In 1869, owned by merchant and landlord Ivan Firsanov, the baths were willed to Ivan Firsanov's only daughter, Vera Ivanovna, after his death in 1881.

After Vera divorced her first husband, she married again to the officer Alexey Ganetsky, who was a son of General Nikolay Ganetsky, participant of the Crimean War. Alexey proposed the idea of building new baths of the like Moscow had never before seen on the place of the decaying building.

In 1894, Ganetsky hired a well-known architect Boris Freidenberg, but he dropped the project and left Moscow.
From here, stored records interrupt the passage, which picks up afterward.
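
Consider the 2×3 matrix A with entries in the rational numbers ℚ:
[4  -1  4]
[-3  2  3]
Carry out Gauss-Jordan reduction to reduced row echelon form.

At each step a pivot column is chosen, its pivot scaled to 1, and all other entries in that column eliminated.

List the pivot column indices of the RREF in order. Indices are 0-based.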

However, the baths were finished by Sergey Kalugin and opened on February 14, 1896. Not long after completion, Ganetsky lost his ownership of Sanduny playing cards; afterward, Vera Ivanovna paid his debts and divorced again.

The baths received water via a specially built aqueduct from the Babyegorodskaya Dam on the Moscow River and from 700 feet of artesian well. Electrical illumination was provided by a private electric power station, which was also used on the coronation of Nikolai II.

Besides the baths, Sanduny also included a hotel, restaurants, and even the Zoological shop of F. A. Achilles. Sanduny was serviced by approximately 400 attendants.

The restaurant and baths still operate today.